By - Jim Vess

Midwest U.S. could see a surge in solar installation in the next 10 years, Fitch says

Energize Weekly, October 23, 2019

The Midwest could see a surge in solar installations with 100 gigwatts (GW) of capacity being added in the next 10 years, according to management consultant Fitch Solutions Macro Research.

Fitch noted that there are already 546 proposed utility-scale projects with a total capacity of nearly 79 GW in the interconnection queues of the three grid operators in the Midwest – PJM Interconnection, Southwest Power Pool and the Midcontinent Independent System Operator.

The study looked at 12 states within the Great Lakes and Plains regions, which through the second quarter of 2019 accounted for only 4 percent of total U.S. installed solar capacity, according to the Solar Energy Industries Association (SEIA).

Fitch, however, projects that between 2019 and 2028, the region’s solar capacity will more than double to almost 175 GW.

“We expect strengthened renewable energy targets by cities, states and utilities, improvements in solar technology, the adoption of community solar programs, and increasingly competitive prices for solar power projects to be the key drivers of investments in solar power projects within the Midwest U.S.,” Fitch said.

While there are a large number of projects in the interconnection queues, many are placeholders and will not be built, the study said. Still, there are 6.6 GW of projects in the late planning stages or under construction with completion dates through 2023.

Bolstering Fitch’s positive outlook are a number of government and corporate steps being taken in the region.

Wisconsin Gov. Tony Evers signed an executive order in August 2019 creating the Office of Sustainability and Clean Energy, with the goal of achieving 100 percent carbon-free energy in the state by 2050.

“Governors and legislators in Illinois, Minnesota, Iowa, and Michigan are also calling for stronger renewable energy targets at the state-level,” the analysis said.

In 2019, several major Midwest cities also made pledges to transition to 100 percent renewable electricity over the coming decades, including Chicago and Madison, Wisc. – Wisconsin’s capital city. 

“We expect additional governments to pledge stronger renewable energy targets in the coming years, supporting additional growth in the wind and solar power sector,” Fitch said.
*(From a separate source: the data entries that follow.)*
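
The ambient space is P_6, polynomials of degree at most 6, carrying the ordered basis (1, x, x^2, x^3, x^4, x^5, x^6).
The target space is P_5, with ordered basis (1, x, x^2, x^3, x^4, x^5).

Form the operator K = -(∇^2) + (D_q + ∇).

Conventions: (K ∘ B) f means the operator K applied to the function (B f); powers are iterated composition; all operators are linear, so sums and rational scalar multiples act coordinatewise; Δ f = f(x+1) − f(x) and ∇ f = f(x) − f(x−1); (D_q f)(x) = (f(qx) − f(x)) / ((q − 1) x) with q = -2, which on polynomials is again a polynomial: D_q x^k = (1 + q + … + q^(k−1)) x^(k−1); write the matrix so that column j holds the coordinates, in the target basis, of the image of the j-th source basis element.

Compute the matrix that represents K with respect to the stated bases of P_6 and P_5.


the matrix is [[0, 2, -3, 7, -15, 31, -63]; [0, 0, 1, -9, 28, -75, 186]; [0, 0, 0, 6, -18, 70, -225]; [0, 0, 0, 0, -1, -30, 140]; [0, 0, 0, 0, 0, 16, -45]; [0, 0, 0, 0, 0, 0, -15]] (rows listed top to bottom)

image of 1: 0
image of x: 2
image of x^2: x - 3
image of x^3: 6x^2 - 9x + 7
image of x^4: -x^3 - 18x^2 + 28x - 15
image of x^5: 16x^4 - 30x^3 + 70x^2 - 75x + 31
image of x^6: -15x^5 - 45x^4 + 140x^3 - 225x^2 + 186x - 63
each image's coordinates form column j of the matrix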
Two of the largest utilities in the region – Minneapolis-based Xcel Energy and Detroit-based DTE Energy – have announced their own plans to be carbon-neutral by 2050, and even smaller utilities, such as Northern Indiana Public Service Co., are setting renewable energy targets.

Illinois, Missouri, Iowa and Nebraska utilities have all launched successful community solar programs in 2019, in which retail customers can buy a share of a ground-based solar installation. The capacity for the projects was quickly sold out.

The trend will also be helped by the continued improvements in solar technology, enabling better performance in the Midwest’s harsh winter weather, and what has been a steady decline in the cost of solar.

Improvements in the technology of solar power system components, including inverters, batteries, panels, tracking and racking components, have made systems easier to install and better able to withstand and operate efficiently in the harsh and cold conditions within the Midwest.

The declining costs for installing both utility-scale and small-scale solar systems will continue to make projects an attractive investment for utilities, corporations, individuals, and communities within the Midwest,” Fitch said.